Scientific classification
- Kingdom: Animalia
- Phylum: Chordata
- Class: Actinopterygii
- Order: Beryciformes
- Family: Holocentridae
- Genus: Sargocentron
- Species: S. ensifer
- Binomial name: Sargocentron ensifer (D. S. Jordan & Evermann, 1903)
- Synonyms: Holocentrus ensifer Jordan & Evermann, 1903 Adioryx ensifer (Jordan & Evermann, 1903) Sargocentron ensiferum (Jordan & Evermann, 1903) Adioryx furcatus (non Günther, 1859) Holocentrus furcatus (non Günther, 1859)

= Sargocentron ensifer =

- Genus: Sargocentron
- Species: ensifer
- Authority: (D. S. Jordan & Evermann, 1903)
- Conservation status: LC
- Synonyms: Holocentrus ensifer Jordan & Evermann, 1903, Adioryx ensifer (Jordan & Evermann, 1903), Sargocentron ensiferum (Jordan & Evermann, 1903), Adioryx furcatus (non Günther, 1859), Holocentrus furcatus (non Günther, 1859)

Species of fish

Sargocentron ensifer, also known as the yellow-striped squirrelfish is native to Hawaii, Japan, New Caledonia, Pitcairn, and Paracel Islands in South China Sea. It was originally described as Holocentrus ensifer. Sargocentron ensifer, or the yellow-striped squirrelfish, is a member of the family Holocentridae.

== Description ==
Sargocentron ensifer has a dark reddish colored body with white horizonal stripes. The upper sides and back bear bright yellow stripes which contrast with the red on its body. It can reach up to 23.0 centimeters (9.1 in) SL, though a length of 15.0 centimeters (5.9 in) TL is more common. It feeds at night mainly on crabs, worms, shrimp and small fishes. The species name means “sword bearer,” referring to a long, backward-pointing spine on the gill cover just behind the eye.

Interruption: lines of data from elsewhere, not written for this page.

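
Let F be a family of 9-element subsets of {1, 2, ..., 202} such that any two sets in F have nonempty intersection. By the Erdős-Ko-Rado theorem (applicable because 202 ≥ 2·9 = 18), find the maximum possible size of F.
max |F| = C(201, 8) = 57382892391825

The Erdős-Ko-Rado theorem states: for n ≥ 2k, an intersecting family of k-subsets of an n-element set has size at most C(n − 1, k − 1), with equality for 'star' families {A ⊆ [n] : |A| = k, i ∈ A} (fix an element i). For n = 202, k = 9: C(201, 8) = 57382892391825.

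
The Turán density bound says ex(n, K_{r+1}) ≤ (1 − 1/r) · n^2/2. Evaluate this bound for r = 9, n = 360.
Turán density bound = (8/9) · 360^2/2 = 57600

Turán's theorem: ex(n, K_{r+1}) is achieved by the complete r-partite Turán graph T(n, r) with parts as balanced as possible, and is at most (1 − 1/r) · n^2/2. For r = 9, n = 360: the density bound is (8/9) · 129600/2 = 57600. Since 9 ∣ 360, the Turán graph T(360, 9) has parts of equal size 40, and its edge count e(T(360, 9)) = 57600 attains the density bound exactly.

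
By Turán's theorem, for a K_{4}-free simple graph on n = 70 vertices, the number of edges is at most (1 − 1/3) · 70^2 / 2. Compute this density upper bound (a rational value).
Turán density bound = (2/3) · 70^2/2 = 4900/3 ≈ 1633.3333

Turán's theorem: ex(n, K_{r+1}) is achieved by the complete r-partite Turán graph T(n, r) with parts as balanced as possible, and is at most (1 − 1/r) · n^2/2. For r = 3, n = 70: the density bound is (2/3) · 4900/2 = 4900/3 ≈ 1633.3333. The integer-valued extremum is e(T(70, 3)) = 1633, which is strictly less than the density bound 4900/3 since 3 ∤ 70 (the parts of T(70, 3) cannot all be equal).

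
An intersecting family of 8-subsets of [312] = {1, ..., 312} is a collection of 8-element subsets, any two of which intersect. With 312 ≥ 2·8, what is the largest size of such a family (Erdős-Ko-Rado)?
max |F| = C(311, 7) = 52162738527405

Erdős-Ko-Rado (1961): when n ≥ 2k, max |F| = C(n−1, k−1). The bound is attained by the star {A : i ∈ A} for any fixed i ∈ [n]. Here C(312−1, 8−1) = C(311, 7) = 52162738527405.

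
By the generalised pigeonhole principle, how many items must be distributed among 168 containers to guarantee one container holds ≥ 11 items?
n = (11 − 1)·168 + 1 = 1681

By the generalised pigeonhole principle, to guarantee some box contains ≥ r objects we need more than (r − 1) · k objects total. Threshold: n = (r − 1) · k + 1. With r = 11 and k = 168: n = 10 · 168 + 1 = 1680 + 1 = 1681. For n = 1680 = 10 · 168, we can put exactly 10 objects in every box, avoiding 11 in any single one — so 1681 is tight.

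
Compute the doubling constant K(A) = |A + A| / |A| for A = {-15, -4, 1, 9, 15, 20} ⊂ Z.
K = |A + A| / |A| = 19/6

Enumerate A + A = {a + b : a, b ∈ A}. With |A| = 6, there are |A|^2 = 36 ordered sum pairs; collecting distinct values, A + A = {-30, -19, -14, -8, -6, -3, 0, 2, 5, 10, 11, 16, 18, 21, 24, 29, 30, 35, 40}, so |A + A| = 19. Thus K = 19/6. For comparison, the minimum possible |A + A| over all 6-element sets is 2·6 − 1 = 11 (so min K = 11/6), attained only by arithmetic progressions.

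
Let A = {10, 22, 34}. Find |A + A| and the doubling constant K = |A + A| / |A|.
K = |A + A| / |A| = 5/3

Enumerate A + A = {a + b : a, b ∈ A}. With |A| = 3, there are |A|^2 = 9 ordered sum pairs; collecting distinct values, A + A = {20, 32, 44, 56, 68}, so |A + A| = 5. Thus K = 5/3. Here |A + A| = 2|A| − 1 = 5, the minimum possible — so K = 5/3 is minimal, which holds iff A is an arithmetic progression.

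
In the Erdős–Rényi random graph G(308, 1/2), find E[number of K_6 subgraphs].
E[# K_6] = C(308, 6) · (1/2)^C(6, 2) = 1129000342008 / 2^15 = 141125042751/4096 ≈ 34454356.140381

For each 6-subset S of vertices (there are C(308, 6) = 1129000342008 such S), let X_S = 1 if S induces a K_6 (all C(6, 2) = 15 edges present). Then P(X_S = 1) = (1/2)^15 = 1/32768. By linearity of expectation, E[# K_6] = C(308, 6) · (1/2)^15 = 1129000342008 / 32768 = 141125042751/4096 ≈ 34454356.140381.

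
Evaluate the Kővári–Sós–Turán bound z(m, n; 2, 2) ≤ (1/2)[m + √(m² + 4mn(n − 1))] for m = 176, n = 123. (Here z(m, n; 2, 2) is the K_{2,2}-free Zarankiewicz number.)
z(176, 123; 2, 2) ≤ (1/2)[176 + √(176² + 4·176·123·122)] = (1/2)[176 + √10595200] = 1715.5134

Kővári–Sós–Turán: let r_1, ..., r_176 be the row sums and z = Σ r_i the total number of 1s. Each pair of columns can share at most one row with both entries 1 (else a 2×2 all-ones block appears), so Σ_i C(r_i, 2) ≤ C(123, 2) = 7503. By convexity Σ_i C(r_i, 2) ≥ 176·C(z/176, 2) = z(z − 176)/(2·176), giving z² − 176z − 176·123·122 ≤ 0 and hence z ≤ (1/2)[176 + √(30976 + 4·2641056)] = (1/2)[176 + √10595200] ≈ (1/2)(176 + 3255.0269) = 1715.5134.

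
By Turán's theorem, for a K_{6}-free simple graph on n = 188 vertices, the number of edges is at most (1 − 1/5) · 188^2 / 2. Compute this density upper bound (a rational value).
Turán density bound = (4/5) · 188^2/2 = 70688/5 ≈ 14137.6

Turán's theorem: ex(n, K_{r+1}) is achieved by the complete r-partite Turán graph T(n, r) with parts as balanced as possible, and is at most (1 − 1/r) · n^2/2. For r = 5, n = 188: the density bound is (4/5) · 35344/2 = 70688/5 ≈ 14137.6. The integer-valued extremum is e(T(188, 5)) = 14137, which is strictly less than the density bound 70688/5 since 5 ∤ 188 (the parts of T(188, 5) cannot all be equal).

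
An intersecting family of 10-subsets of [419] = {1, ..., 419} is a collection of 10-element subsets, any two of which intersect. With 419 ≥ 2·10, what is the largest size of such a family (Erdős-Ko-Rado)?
max |F| = C(418, 9) = 984382804293580120

The Erdős-Ko-Rado theorem states: for n ≥ 2k, an intersecting family of k-subsets of an n-element set has size at most C(n − 1, k − 1), with equality for 'star' families {A ⊆ [n] : |A| = k, i ∈ A} (fix an element i). For n = 419, k = 10: C(418, 9) = 984382804293580120.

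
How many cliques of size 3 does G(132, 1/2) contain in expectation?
E[# K_3] = C(132, 3) · (1/2)^C(3, 2) = 374660 / 2^3 = 93665/2 = 46832.5

For each 3-subset S of vertices (there are C(132, 3) = 374660 such S), let X_S = 1 if S induces a K_3 (all C(3, 2) = 3 edges present). Then P(X_S = 1) = (1/2)^3 = 1/8. By linearity of expectation, E[# K_3] = C(132, 3) · (1/2)^3 = 374660 / 8 = 93665/2 = 46832.5.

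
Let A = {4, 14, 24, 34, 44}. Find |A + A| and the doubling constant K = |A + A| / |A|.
K = |A + A| / |A| = 9/5

Enumerate A + A = {a + b : a, b ∈ A}. With |A| = 5, there are |A|^2 = 25 ordered sum pairs; collecting distinct values, A + A = {8, 18, 28, 38, 48, 58, 68, 78, 88}, so |A + A| = 9. Thus K = 9/5. Here |A + A| = 2|A| − 1 = 9, the minimum possible — so K = 9/5 is minimal, which holds iff A is an arithmetic progression.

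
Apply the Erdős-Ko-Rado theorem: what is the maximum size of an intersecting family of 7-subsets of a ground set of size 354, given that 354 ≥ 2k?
max |F| = C(353, 6) = 2574925713360

Erdős-Ko-Rado (1961): when n ≥ 2k, max |F| = C(n−1, k−1). The bound is attained by the star {A : i ∈ A} for any fixed i ∈ [n]. Here C(354−1, 7−1) = C(353, 6) = 2574925713360.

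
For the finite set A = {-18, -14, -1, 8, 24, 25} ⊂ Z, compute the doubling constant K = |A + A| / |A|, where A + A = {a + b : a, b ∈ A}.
K = |A + A| / |A| = 20/6 = 10/3

Enumerate A + A = {a + b : a, b ∈ A}. With |A| = 6, there are |A|^2 = 36 ordered sum pairs; collecting distinct values, A + A = {-36, -32, -28, -19, -15, -10, -6, -2, 6, 7, 10, 11, 16, 23, 24, 32, 33, 48, 49, 50}, so |A + A| = 20. Thus K = 20/6 = 10/3. For comparison, the minimum possible |A + A| over all 6-element sets is 2·6 − 1 = 11 (so min K = 11/6), attained only by arithmetic progressions.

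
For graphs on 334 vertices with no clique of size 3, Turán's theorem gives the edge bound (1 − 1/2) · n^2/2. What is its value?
Turán density bound = (1/2) · 334^2/2 = 27889

Turán's theorem: ex(n, K_{r+1}) is achieved by the complete r-partite Turán graph T(n, r) with parts as balanced as possible, and is at most (1 − 1/r) · n^2/2. For r = 2, n = 334: the density bound is (1/2) · 111556/2 = 27889. Since 2 ∣ 334, the Turán graph T(334, 2) has parts of equal size 167, and its edge count e(T(334, 2)) = 27889 attains the density bound exactly.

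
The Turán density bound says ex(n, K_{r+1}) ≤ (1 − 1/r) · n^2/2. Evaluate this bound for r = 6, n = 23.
Turán density bound = (5/6) · 23^2/2 = 2645/12 ≈ 220.4167

Turán's theorem: ex(n, K_{r+1}) is achieved by the complete r-partite Turán graph T(n, r) with parts as balanced as possible, and is at most (1 − 1/r) · n^2/2. For r = 6, n = 23: the density bound is (5/6) · 529/2 = 2645/12 ≈ 220.4167. The integer-valued extremum is e(T(23, 6)) = 220, which is strictly less than the density bound 2645/12 since 6 ∤ 23 (the parts of T(23, 6) cannot all be equal).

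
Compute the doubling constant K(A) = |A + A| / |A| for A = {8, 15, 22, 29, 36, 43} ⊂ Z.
K = |A + A| / |A| = 11/6

Enumerate A + A = {a + b : a, b ∈ A}. With |A| = 6, there are |A|^2 = 36 ordered sum pairs; collecting distinct values, A + A = {16, 23, 30, 37, 44, 51, 58, 65, 72, 79, 86}, so |A + A| = 11. Thus K = 11/6. Here |A + A| = 2|A| − 1 = 11, the minimum possible — so K = 11/6 is minimal, which holds iff A is an arithmetic progression.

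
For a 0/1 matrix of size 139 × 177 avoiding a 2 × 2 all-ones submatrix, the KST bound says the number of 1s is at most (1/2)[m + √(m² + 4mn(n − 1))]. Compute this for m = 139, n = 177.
z(139, 177; 2, 2) ≤ (1/2)[139 + √(139² + 4·139·177·176)] = (1/2)[139 + √17339833] = 2151.5563

Kővári–Sós–Turán: let r_1, ..., r_139 be the row sums and z = Σ r_i the total number of 1s. Each pair of columns can share at most one row with both entries 1 (else a 2×2 all-ones block appears), so Σ_i C(r_i, 2) ≤ C(177, 2) = 15576. By convexity Σ_i C(r_i, 2) ≥ 139·C(z/139, 2) = z(z − 139)/(2·139), giving z² − 139z − 139·177·176 ≤ 0 and hence z ≤ (1/2)[139 + √(19321 + 4·4330128)] = (1/2)[139 + √17339833] ≈ (1/2)(139 + 4164.1125) = 2151.5563.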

== Distribution and habitat ==
Sargocentron ensifer is native to Hawaii, Japan, New Caledonia, Pitcairn, and Paracel Islands in South China Sea. It lives in deep reefs at depths between 0 and 64 metres (0 and 210 ft). It inhabits crevices and caves on seaward reefs habits crevices and caves on seaward reefs and can be found at depths between 3 - 200 feet (1 - 60 m) during daylight hours. It prefers depths greater than 60 feet. It is typically solitary and occurs most commonly off Maui and the Big Island, and its range extends from Okinawa to Hawaii and French Polynesia.